Early-career Dalit researcher Shalini Mahadev says she badly wants to see more senior scientists from her community.
Visual: Courtesy of Shalini Mahadev

After high school, Mahadev took a break to prepare for national examinations to become a doctor. Like many students in India, she turned to coaching institutes that help students prepare for the exam. The atmosphere in these institutes is extremely competitive. On her first day of classes, she said, teachers would ask Dalit students to stand up, while upper-caste students sat in their chairs. The teachers would tell the Dalit students that, even if they didn’t study hard or get great marks, they were likely to get admission in medical colleges because of reservation policies — unlike the upper-caste students who needed to study harder.

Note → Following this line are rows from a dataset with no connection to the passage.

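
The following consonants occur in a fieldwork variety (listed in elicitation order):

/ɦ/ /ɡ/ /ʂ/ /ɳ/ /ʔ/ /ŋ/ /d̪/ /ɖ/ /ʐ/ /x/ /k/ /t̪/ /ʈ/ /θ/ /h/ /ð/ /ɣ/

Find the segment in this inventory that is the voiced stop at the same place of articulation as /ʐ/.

/ʐ/ is a voiced retroflex fricative.
The voiced stop at the same place is a voiced retroflex stop — in this inventory, /ɖ/.

/ɖ/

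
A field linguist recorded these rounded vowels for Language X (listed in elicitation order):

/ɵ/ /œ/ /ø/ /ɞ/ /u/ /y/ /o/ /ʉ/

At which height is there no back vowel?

height            front     central   back    
high              y         ʉ         u       
high-mid          ø         ɵ         o       
low-mid           œ         ɞ         —       
Every height has a back member except low-mid, where /ɔ/ would be expected.

low-mid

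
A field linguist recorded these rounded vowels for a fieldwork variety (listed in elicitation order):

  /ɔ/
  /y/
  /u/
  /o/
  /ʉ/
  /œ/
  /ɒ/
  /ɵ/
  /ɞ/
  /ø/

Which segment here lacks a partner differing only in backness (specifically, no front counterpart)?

/ɒ/

High: /y/ ~ /ʉ/ ~ /u/
High-mid: /ø/ ~ /ɵ/ ~ /o/
Low-mid: /œ/ ~ /ɞ/ ~ /ɔ/
Low: only /ɒ/ (back); no front partner.
So /ɒ/ is the unpaired segment.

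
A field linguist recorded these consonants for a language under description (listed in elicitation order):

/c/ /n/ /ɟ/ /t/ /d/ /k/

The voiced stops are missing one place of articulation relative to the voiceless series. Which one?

Voiceless: /t/ (alveolar), /c/ (palatal), /k/ (velar).
Voiced: /d/ (alveolar), /ɟ/ (palatal).
Every place of articulation has a voiced member except velar, where /ɡ/ would be expected.

velar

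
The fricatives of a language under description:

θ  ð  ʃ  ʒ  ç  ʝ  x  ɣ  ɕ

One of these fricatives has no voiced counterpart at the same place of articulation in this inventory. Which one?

/ɕ/

Dental: /θ/ ~ /ð/
Postalveolar: /ʃ/ ~ /ʒ/
Palatal: /ç/ ~ /ʝ/
Velar: /x/ ~ /ɣ/
Alveolo-palatal: only /ɕ/ (voiceless); no voiced partner.
So /ɕ/ is the unpaired segment.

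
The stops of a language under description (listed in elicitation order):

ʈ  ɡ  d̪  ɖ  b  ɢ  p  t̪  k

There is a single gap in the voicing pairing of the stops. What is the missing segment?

/q/

place of articulation  voiceless  voiced  
bilabial          p         b       
dental            t̪        d̪      
retroflex         ʈ         ɖ       
velar             k         ɡ       
uvular            —         ɢ       
The uvular row has no voiceless member, so the gap is the voiceless uvular stop /q/.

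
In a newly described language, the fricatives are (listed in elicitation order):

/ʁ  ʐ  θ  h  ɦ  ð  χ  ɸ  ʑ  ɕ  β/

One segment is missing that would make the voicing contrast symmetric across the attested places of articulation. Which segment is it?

/ʂ/

place of articulation  voiceless  voiced  
bilabial          ɸ         β       
dental            θ         ð       
retroflex         —         ʐ       
alveolo-palatal   ɕ         ʑ       
uvular            χ         ʁ       
glottal           h         ɦ       
The retroflex row has no voiceless member, so the gap is the voiceless retroflex fricative /ʂ/.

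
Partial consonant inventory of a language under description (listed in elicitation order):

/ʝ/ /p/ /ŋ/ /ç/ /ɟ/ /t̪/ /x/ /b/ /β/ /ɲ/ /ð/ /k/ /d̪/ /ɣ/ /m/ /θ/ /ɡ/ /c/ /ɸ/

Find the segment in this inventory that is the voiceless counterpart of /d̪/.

/t̪/

/d̪/ is a voiced dental stop.
The voiceless counterpart is a voiceless dental stop — in this inventory, /t̪/.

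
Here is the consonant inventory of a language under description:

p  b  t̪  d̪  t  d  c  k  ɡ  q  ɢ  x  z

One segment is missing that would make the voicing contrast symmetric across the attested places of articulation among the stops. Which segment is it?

place of articulation  voiceless  voiced  
bilabial          p         b       
dental            t̪        d̪      
alveolar          t         d       
palatal           c         —       
velar             k         ɡ       
uvular            q         ɢ       
The palatal row has no voiced member, so the gap is the voiced palatal stop /ɟ/.

/ɟ/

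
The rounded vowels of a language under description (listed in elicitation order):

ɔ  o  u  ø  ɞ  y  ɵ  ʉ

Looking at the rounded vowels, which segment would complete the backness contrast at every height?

/œ/

high: front /y/, central /ʉ/, back /u/.
high-mid: front /ø/, central /ɵ/, back /o/.
low-mid: front —, central /ɞ/, back /ɔ/.
The low-mid row has no front member, so the gap is the low-mid front rounded vowel /œ/.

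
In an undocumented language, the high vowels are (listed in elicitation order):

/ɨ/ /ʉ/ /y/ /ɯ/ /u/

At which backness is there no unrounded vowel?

Unrounded: /ɨ/ (central), /ɯ/ (back).
Rounded: /y/ (front), /ʉ/ (central), /u/ (back).
Every backness has an unrounded member except front, where /i/ would be expected.

front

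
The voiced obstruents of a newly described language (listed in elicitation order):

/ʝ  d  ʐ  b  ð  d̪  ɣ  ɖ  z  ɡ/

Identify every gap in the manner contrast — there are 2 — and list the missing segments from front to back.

/β/, /ɟ/

bilabial: stop /b/, fricative —.
dental: stop /d̪/, fricative /ð/.
alveolar: stop /d/, fricative /z/.
retroflex: stop /ɖ/, fricative /ʐ/.
palatal: stop —, fricative /ʝ/.
velar: stop /ɡ/, fricative /ɣ/.
Gaps, from front to back: bilabial lacks fricative (/β/); palatal lacks stop (/ɟ/).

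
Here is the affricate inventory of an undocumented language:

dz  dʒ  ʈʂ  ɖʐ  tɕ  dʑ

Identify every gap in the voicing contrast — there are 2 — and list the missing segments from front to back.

/ts/, /tʃ/

alveolar: voiceless —, voiced /dz/.
postalveolar: voiceless —, voiced /dʒ/.
retroflex: voiceless /ʈʂ/, voiced /ɖʐ/.
alveolo-palatal: voiceless /tɕ/, voiced /dʑ/.
Gaps, from front to back: alveolar lacks voiceless (/ts/); postalveolar lacks voiceless (/tʃ/).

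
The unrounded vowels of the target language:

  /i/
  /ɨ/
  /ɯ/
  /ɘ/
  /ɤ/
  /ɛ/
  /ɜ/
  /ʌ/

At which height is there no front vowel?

high-mid

high: front /i/, central /ɨ/, back /ɯ/.
high-mid: front —, central /ɘ/, back /ɤ/.
low-mid: front /ɛ/, central /ɜ/, back /ʌ/.
Every height has a front member except high-mid, where /e/ would be expected.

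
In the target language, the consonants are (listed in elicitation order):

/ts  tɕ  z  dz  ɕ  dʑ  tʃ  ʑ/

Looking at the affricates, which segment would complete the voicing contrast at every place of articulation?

/dʒ/

alveolar: voiceless /ts/, voiced /dz/.
postalveolar: voiceless /tʃ/, voiced —.
alveolo-palatal: voiceless /tɕ/, voiced /dʑ/.
The postalveolar row has no voiced member, so the gap is the voiced postalveolar affricate /dʒ/.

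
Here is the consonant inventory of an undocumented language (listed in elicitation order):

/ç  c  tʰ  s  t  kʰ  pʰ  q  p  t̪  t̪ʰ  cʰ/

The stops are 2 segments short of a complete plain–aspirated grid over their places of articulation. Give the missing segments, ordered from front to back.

place of articulation  plain     aspirated
bilabial          p         pʰ      
dental            t̪        t̪ʰ     
alveolar          t         tʰ      
palatal           c         cʰ      
velar             —         kʰ      
uvular            q         —       
Gaps, from front to back: velar lacks plain (/k/); uvular lacks aspirated (/qʰ/).

/k/, /qʰ/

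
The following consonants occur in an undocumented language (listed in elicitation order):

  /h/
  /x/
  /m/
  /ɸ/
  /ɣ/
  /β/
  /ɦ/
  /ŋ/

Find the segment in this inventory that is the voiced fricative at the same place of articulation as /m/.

/m/ is a bilabial nasal.
The voiced fricative at the same place is a voiced bilabial fricative — in this inventory, /β/.

/β/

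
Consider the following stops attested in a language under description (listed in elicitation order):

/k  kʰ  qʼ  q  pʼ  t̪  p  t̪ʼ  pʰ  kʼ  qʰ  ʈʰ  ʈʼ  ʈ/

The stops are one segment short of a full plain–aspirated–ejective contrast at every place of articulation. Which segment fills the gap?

/t̪ʰ/

bilabial: plain /p/, aspirated /pʰ/, ejective /pʼ/.
dental: plain /t̪/, aspirated —, ejective /t̪ʼ/.
retroflex: plain /ʈ/, aspirated /ʈʰ/, ejective /ʈʼ/.
velar: plain /k/, aspirated /kʰ/, ejective /kʼ/.
uvular: plain /q/, aspirated /qʰ/, ejective /qʼ/.
The dental row has no aspirated member, so the gap is the aspirated dental stop /t̪ʰ/.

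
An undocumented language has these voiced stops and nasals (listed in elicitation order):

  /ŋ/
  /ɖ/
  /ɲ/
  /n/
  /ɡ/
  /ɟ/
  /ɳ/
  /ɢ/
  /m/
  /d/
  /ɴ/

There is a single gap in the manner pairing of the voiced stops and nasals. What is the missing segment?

/b/

place of articulation  oral stop  nasal   
bilabial          —         m       
alveolar          d         n       
retroflex         ɖ         ɳ       
palatal           ɟ         ɲ       
velar             ɡ         ŋ       
uvular            ɢ         ɴ       
The bilabial row has no oral stop member, so the gap is the bilabial oral stop /b/.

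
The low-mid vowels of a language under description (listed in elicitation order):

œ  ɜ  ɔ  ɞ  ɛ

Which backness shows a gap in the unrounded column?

back

backness          unrounded  rounded 
front             ɛ         œ       
central           ɜ         ɞ       
back              —         ɔ       
Every backness has an unrounded member except back, where /ʌ/ would be expected.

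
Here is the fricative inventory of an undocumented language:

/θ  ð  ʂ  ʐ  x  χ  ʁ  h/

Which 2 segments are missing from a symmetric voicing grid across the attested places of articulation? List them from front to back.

/ɣ/, /ɦ/

place of articulation  voiceless  voiced  
dental            θ         ð       
retroflex         ʂ         ʐ       
velar             x         —       
uvular            χ         ʁ       
glottal           h         —       
Gaps, from front to back: velar lacks voiced (/ɣ/); glottal lacks voiced (/ɦ/).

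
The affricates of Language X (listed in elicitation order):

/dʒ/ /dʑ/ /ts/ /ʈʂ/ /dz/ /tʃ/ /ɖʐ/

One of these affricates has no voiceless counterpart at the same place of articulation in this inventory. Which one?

Alveolar: /ts/ ~ /dz/
Postalveolar: /tʃ/ ~ /dʒ/
Retroflex: /ʈʂ/ ~ /ɖʐ/
Alveolo-palatal: only /dʑ/ (voiced); no voiceless partner.
So /dʑ/ is the unpaired segment.

/dʑ/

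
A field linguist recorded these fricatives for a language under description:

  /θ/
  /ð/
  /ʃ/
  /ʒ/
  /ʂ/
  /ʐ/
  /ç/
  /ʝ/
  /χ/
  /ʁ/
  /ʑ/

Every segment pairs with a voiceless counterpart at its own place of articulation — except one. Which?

/ʑ/

Dental: /θ/ ~ /ð/
Postalveolar: /ʃ/ ~ /ʒ/
Retroflex: /ʂ/ ~ /ʐ/
Palatal: /ç/ ~ /ʝ/
Uvular: /χ/ ~ /ʁ/
Alveolo-palatal: only /ʑ/ (voiced); no voiceless partner.
So /ʑ/ is the unpaired segment.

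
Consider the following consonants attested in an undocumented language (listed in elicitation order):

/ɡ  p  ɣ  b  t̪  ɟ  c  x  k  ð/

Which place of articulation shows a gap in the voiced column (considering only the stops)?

dental

Voiceless: /p/ (bilabial), /t̪/ (dental), /c/ (palatal), /k/ (velar).
Voiced: /b/ (bilabial), /ɟ/ (palatal), /ɡ/ (velar).
Every place of articulation has a voiced member except dental, where /d̪/ would be expected.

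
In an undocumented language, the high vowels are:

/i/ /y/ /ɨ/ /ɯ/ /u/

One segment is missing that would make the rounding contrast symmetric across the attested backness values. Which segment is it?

front: unrounded /i/, rounded /y/.
central: unrounded /ɨ/, rounded —.
back: unrounded /ɯ/, rounded /u/.
The central row has no rounded member, so the gap is the central rounded vowel /ʉ/.

/ʉ/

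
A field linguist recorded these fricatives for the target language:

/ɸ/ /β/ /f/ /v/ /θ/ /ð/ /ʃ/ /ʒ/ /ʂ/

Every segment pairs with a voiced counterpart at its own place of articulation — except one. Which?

Bilabial: /ɸ/ ~ /β/
Labiodental: /f/ ~ /v/
Dental: /θ/ ~ /ð/
Postalveolar: /ʃ/ ~ /ʒ/
Retroflex: only /ʂ/ (voiceless); no voiced partner.
So /ʂ/ is the unpaired segment.

/ʂ/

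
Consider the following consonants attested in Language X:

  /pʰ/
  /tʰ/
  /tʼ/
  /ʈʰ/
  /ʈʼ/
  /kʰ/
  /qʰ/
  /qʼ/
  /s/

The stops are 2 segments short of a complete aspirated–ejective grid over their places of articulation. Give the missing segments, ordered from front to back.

/pʼ/, /kʼ/

bilabial: aspirated /pʰ/, ejective —.
alveolar: aspirated /tʰ/, ejective /tʼ/.
retroflex: aspirated /ʈʰ/, ejective /ʈʼ/.
velar: aspirated /kʰ/, ejective —.
uvular: aspirated /qʰ/, ejective /qʼ/.
Gaps, from front to back: bilabial lacks ejective (/pʼ/); velar lacks ejective (/kʼ/).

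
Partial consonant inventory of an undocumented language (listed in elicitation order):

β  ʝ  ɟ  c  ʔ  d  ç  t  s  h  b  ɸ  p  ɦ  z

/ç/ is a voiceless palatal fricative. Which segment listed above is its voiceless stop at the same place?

The voiceless stop at the same place is a voiceless palatal stop — in this inventory, /c/.

/c/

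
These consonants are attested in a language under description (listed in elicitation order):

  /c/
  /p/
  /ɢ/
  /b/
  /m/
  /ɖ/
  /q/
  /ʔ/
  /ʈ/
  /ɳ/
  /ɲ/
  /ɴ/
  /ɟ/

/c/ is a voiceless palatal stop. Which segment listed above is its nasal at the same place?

/ɲ/

The nasal at the same place is a palatal nasal — in this inventory, /ɲ/.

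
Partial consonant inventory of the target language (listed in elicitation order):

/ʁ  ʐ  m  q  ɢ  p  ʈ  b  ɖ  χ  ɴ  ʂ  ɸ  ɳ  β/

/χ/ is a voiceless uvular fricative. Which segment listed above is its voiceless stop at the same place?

/q/

The voiceless stop at the same place is a voiceless uvular stop — in this inventory, /q/.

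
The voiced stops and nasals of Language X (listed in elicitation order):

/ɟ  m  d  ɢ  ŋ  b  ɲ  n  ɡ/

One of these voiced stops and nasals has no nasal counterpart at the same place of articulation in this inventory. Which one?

Bilabial: /b/ ~ /m/
Alveolar: /d/ ~ /n/
Palatal: /ɟ/ ~ /ɲ/
Velar: /ɡ/ ~ /ŋ/
Uvular: only /ɢ/ (oral stop); no nasal partner.
So /ɢ/ is the unpaired segment.

/ɢ/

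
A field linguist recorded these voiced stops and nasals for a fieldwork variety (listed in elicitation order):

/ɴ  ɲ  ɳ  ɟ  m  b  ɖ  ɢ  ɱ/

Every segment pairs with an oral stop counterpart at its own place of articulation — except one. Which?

/ɱ/

Bilabial: /b/ ~ /m/
Retroflex: /ɖ/ ~ /ɳ/
Palatal: /ɟ/ ~ /ɲ/
Uvular: /ɢ/ ~ /ɴ/
Labiodental: only /ɱ/ (nasal); no oral stop partner.
So /ɱ/ is the unpaired segment.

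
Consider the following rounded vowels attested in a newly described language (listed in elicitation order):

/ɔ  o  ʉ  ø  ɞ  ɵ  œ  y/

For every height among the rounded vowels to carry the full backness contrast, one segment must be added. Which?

/u/

height            front     central   back    
high              y         ʉ         —       
high-mid          ø         ɵ         o       
low-mid           œ         ɞ         ɔ       
The high row has no back member, so the gap is the high back rounded vowel /u/.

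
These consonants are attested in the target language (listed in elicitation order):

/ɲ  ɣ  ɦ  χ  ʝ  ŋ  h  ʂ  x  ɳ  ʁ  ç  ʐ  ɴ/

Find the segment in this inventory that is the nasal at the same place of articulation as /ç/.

/ɲ/

/ç/ is a voiceless palatal fricative.
The nasal at the same place is a palatal nasal — in this inventory, /ɲ/.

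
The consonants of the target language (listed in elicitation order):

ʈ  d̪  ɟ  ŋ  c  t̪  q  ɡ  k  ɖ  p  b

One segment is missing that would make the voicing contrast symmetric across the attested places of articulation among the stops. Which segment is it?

bilabial: voiceless /p/, voiced /b/.
dental: voiceless /t̪/, voiced /d̪/.
retroflex: voiceless /ʈ/, voiced /ɖ/.
palatal: voiceless /c/, voiced /ɟ/.
velar: voiceless /k/, voiced /ɡ/.
uvular: voiceless /q/, voiced —.
The uvular row has no voiced member, so the gap is the voiced uvular stop /ɢ/.

/ɢ/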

Standing in the class, Mahadev could feel the eyes of her upper-caste classmates on her. Teachers “are already making people hate me,” she remembers thinking. As demeaning incidents piled up, Mahadev said, she began avoiding going to the institute. Eventually, she decided she didn’t want to become a doctor. Instead, she chose to study biology, because she liked learning about genes. Later, she became fascinated with neurons. Today, she studies the connection between neurons and the sense of hearing in grasshoppers.

Reminders of caste shadowed her. On campus, she said, upper-caste people would assert their status in subtle ways — through what they wore, how they talked, even how they walked. At one point, when Mahadev was a junior research fellow, another fellow told her that science is not for poor people, she recalled. That broke Mahadev’s heart, because it also seemed true to her. In her view, historically, “science was only done by rich people,” she said — people who have the time and resources to pursue it. And for Mahadev, time often seemed scarce: Living in a neighborhood on the outskirts of Hyderabad, she spent four to six hours each day commuting via bus between her house and the university, until she could finally get a place in the university hostel.

Many elite institutes have resisted change. In April 2020, following growing criticism in Indian media about the low representation of marginalized communities at IITs, India’s Department of Higher Education formed a committee to suggest ways to implement the reservation policy. The committee, in its report, said that because few students from the “reserved category” receive Ph.D.s, few are available to be hired as teachers or researchers. The committee also recommended that IITs, as “institutes of national importance,” should be exempted from following the reservation policy in hiring teachers.